Logic has traditionally been approached from two angles: one of these is syntactic (proof-theoretic) in nature, the other is of a semantic (model-theoretic) kind. Gödel established in 1929 that the syntactic and semantic approach for first-order logic are intimately connected: his celebrated Completeness Theorem says that a first-order sentence is provable if and only if it is true in all models. The proof that is usually taught in logic courses (or at least in the logic courses that I attended) makes use of Henkin models and witnesses.

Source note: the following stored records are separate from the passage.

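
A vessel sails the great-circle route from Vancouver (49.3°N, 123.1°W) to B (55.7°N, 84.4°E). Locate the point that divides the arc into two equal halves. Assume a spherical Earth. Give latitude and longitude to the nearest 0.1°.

≈ (79.2°N, 177.2°E)

Convert each endpoint to a unit vector on the sphere (x = cos φ cos λ, y = cos φ sin λ, z = sin φ).
The central angle between the endpoints is δ = arccos(p₁·p₂) ≈ 1.266 rad (72.5°).
Interpolate at f = 1/2 with slerp weights a = sin((1−f)δ)/sin δ ≈ 0.620, b = sin(fδ)/sin δ ≈ 0.620.
p = a·p₁ + b·p₂ ≈ (-0.187, 0.009, 0.982); φ = arcsin(p_z) ≈ 79.23°, λ = atan2(p_y, p_x) ≈ 177.23°.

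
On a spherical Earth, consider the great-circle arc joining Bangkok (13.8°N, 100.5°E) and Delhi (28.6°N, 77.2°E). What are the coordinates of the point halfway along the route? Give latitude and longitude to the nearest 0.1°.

≈ (21.6°N, 89.4°E)

Convert each endpoint to a unit vector on the sphere (x = cos φ cos λ, y = cos φ sin λ, z = sin φ).
The central angle between the endpoints is δ = arccos(p₁·p₂) ≈ 0.457 rad (26.2°).
Interpolate at f = 1/2 with slerp weights a = sin((1−f)δ)/sin δ ≈ 0.513, b = sin(fδ)/sin δ ≈ 0.513.
p = a·p₁ + b·p₂ ≈ (0.009, 0.930, 0.368); φ = arcsin(p_z) ≈ 21.60°, λ = atan2(p_y, p_x) ≈ 89.45°.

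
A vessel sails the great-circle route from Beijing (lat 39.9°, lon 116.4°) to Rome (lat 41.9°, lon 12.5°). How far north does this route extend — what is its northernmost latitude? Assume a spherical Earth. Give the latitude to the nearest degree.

≈ 55°

The great circle lies in the plane with unit normal n̂ = (p₁ × p₂)/|p₁ × p₂|.
Here n̂_z ≈ -0.579; the vertex latitude is φ_max = arccos|n̂_z| ≈ 54.6°.
Check via Clairaut: cos φ_max = |cos φ₁| · sin C = cos(39.9°)·sin(49.0°) ≈ 0.579, again giving ≈ 54.6°.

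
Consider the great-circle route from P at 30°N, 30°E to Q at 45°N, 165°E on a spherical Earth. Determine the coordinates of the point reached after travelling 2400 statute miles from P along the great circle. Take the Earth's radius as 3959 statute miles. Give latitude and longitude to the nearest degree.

From cos δ = sin φ₁ sin φ₂ + cos φ₁ cos φ₂ cos Δλ, the central angle is δ ≈ 1.650 rad (94.6°). The total great-circle distance is δ·R ≈ 1.650 × 3959 ≈ 6534 mi, so the target fraction is f = 2400/6534 ≈ 0.367.
Interpolate at f ≈ 0.367 with slerp weights a = sin((1−f)δ)/sin δ ≈ 0.867, b = sin(fδ)/sin δ ≈ 0.572.
p = a·p₁ + b·p₂ ≈ (0.260, 0.480, 0.838); φ = arcsin(p_z) ≈ 56.91°, λ = atan2(p_y, p_x) ≈ 61.56°.

≈ 57°N, 62°E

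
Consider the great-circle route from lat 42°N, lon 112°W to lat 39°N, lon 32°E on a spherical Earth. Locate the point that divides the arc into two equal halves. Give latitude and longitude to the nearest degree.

From cos δ = sin φ₁ sin φ₂ + cos φ₁ cos φ₂ cos Δλ, the central angle is δ ≈ 1.617 rad (92.6°).
Interpolate at f = 1/2 with slerp weights a = sin((1−f)δ)/sin δ ≈ 0.724, b = sin(fδ)/sin δ ≈ 0.724.
p = a·p₁ + b·p₂ ≈ (0.276, -0.201, 0.940); φ = arcsin(p_z) ≈ 70.07°, λ = atan2(p_y, p_x) ≈ -36.06°.

≈ lat 70°N, lon 36°W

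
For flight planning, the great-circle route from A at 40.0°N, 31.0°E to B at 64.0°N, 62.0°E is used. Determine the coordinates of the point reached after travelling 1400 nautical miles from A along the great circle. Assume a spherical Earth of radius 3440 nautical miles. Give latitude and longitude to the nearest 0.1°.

The haversine formula gives a central angle δ ≈ 0.524 rad (30.1°) between the endpoints. The total great-circle distance is δ·R ≈ 0.524 × 3440 ≈ 1804 nmi, so the target fraction is f = 1400/1804 ≈ 0.776.
Interpolate at f ≈ 0.776 with slerp weights a = sin((1−f)δ)/sin δ ≈ 0.234, b = sin(fδ)/sin δ ≈ 0.790.
p = a·p₁ + b·p₂ ≈ (0.316, 0.398, 0.861); φ = arcsin(p_z) ≈ 59.42°, λ = atan2(p_y, p_x) ≈ 51.54°.

≈ 59.4°N, 51.5°E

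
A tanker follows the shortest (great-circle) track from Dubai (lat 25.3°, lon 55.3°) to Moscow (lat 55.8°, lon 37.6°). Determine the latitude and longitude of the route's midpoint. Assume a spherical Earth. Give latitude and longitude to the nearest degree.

Convert each endpoint to a unit vector on the sphere (x = cos φ cos λ, y = cos φ sin λ, z = sin φ).
The central angle between the endpoints is δ = arccos(p₁·p₂) ≈ 0.578 rad (33.1°).
Interpolate at f = 1/2 with slerp weights a = sin((1−f)δ)/sin δ ≈ 0.522, b = sin(fδ)/sin δ ≈ 0.522.
p = a·p₁ + b·p₂ ≈ (0.501, 0.567, 0.654); φ = arcsin(p_z) ≈ 40.87°, λ = atan2(p_y, p_x) ≈ 48.53°.

≈ lat 41°, lon 49°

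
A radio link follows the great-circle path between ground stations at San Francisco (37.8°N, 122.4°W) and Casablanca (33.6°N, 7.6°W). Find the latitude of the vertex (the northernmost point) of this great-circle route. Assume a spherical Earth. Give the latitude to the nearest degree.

The great circle lies in the plane with unit normal n̂ = (p₁ × p₂)/|p₁ × p₂|.
Here n̂_z ≈ +0.599; the vertex latitude is φ_max = arccos|n̂_z| ≈ 53.2°.
Check via Clairaut: cos φ_max = |cos φ₁| · sin C = cos(37.8°)·sin(49.3°) ≈ 0.599, again giving ≈ 53.2°.

≈ 53°N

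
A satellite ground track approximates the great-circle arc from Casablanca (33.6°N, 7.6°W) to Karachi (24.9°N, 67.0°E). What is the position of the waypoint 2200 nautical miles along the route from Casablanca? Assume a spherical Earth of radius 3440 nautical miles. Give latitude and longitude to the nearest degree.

The haversine formula gives a central angle δ ≈ 1.122 rad (64.3°) between the endpoints. The total great-circle distance is δ·R ≈ 1.122 × 3440 ≈ 3861 nmi, so the target fraction is f = 2200/3861 ≈ 0.570.
Interpolate at f ≈ 0.570 with slerp weights a = sin((1−f)δ)/sin δ ≈ 0.515, b = sin(fδ)/sin δ ≈ 0.662.
p = a·p₁ + b·p₂ ≈ (0.660, 0.496, 0.564); φ = arcsin(p_z) ≈ 34.33°, λ = atan2(p_y, p_x) ≈ 36.94°.

≈ (34°N, 37°E)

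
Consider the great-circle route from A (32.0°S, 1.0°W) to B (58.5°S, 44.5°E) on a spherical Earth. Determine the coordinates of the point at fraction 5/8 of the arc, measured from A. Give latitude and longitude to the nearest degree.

Write both endpoints as unit vectors p₁, p₂ with components (cos φ cos λ, cos φ sin λ, sin φ).
The central angle between the endpoints is δ = arccos(p₁·p₂) ≈ 0.704 rad (40.3°).
Interpolate at f = 5/8 with slerp weights a = sin((1−f)δ)/sin δ ≈ 0.403, b = sin(fδ)/sin δ ≈ 0.658.
p = a·p₁ + b·p₂ ≈ (0.587, 0.235, -0.775); φ = arcsin(p_z) ≈ -50.78°, λ = atan2(p_y, p_x) ≈ 21.82°.

≈ (51°S, 22°E)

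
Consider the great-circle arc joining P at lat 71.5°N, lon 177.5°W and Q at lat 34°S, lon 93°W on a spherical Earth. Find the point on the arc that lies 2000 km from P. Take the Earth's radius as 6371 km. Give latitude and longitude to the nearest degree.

From cos δ = sin φ₁ sin φ₂ + cos φ₁ cos φ₂ cos Δλ, the central angle is δ ≈ 2.100 rad (120.3°). The total great-circle distance is δ·R ≈ 2.100 × 6371 ≈ 13381 km, so the target fraction is f = 2000/13381 ≈ 0.149.
Interpolate at f ≈ 0.149 with slerp weights a = sin((1−f)δ)/sin δ ≈ 1.132, b = sin(fδ)/sin δ ≈ 0.358.
p = a·p₁ + b·p₂ ≈ (-0.374, -0.312, 0.873); φ = arcsin(p_z) ≈ 60.84°, λ = atan2(p_y, p_x) ≈ -140.20°.

≈ lat 61°N, lon 140°W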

However, in the fifties of the previous century, H. Rasiowa and R. Sikorski gave a different proof of Gödel's Completeness Theorem, using methods of a topological nature. Their proof ultimately relies on the Baire Category Theorem, which is mainly known in mathematics for its powerful applications in real and functional analysis. Therefore, the application of Baire's theorem to prove this fundamental result in logic is a surprising and interesting one. Also, these methods subsequently enabled the same authors to establish a new completeness theorem for the intuitionistic version of first-order logic.
The main aim of this talk will be to convey the beauty (cool-ness?) of this topological method introduced by Rasiowa and Sikorski. In order to make this talk accessible to all logic students, I will not assume much prior knowledge of topology. In particular, I will try to explain - at least at an intuitive level - the contents of both Stone's representation theorem and the Baire category theorem.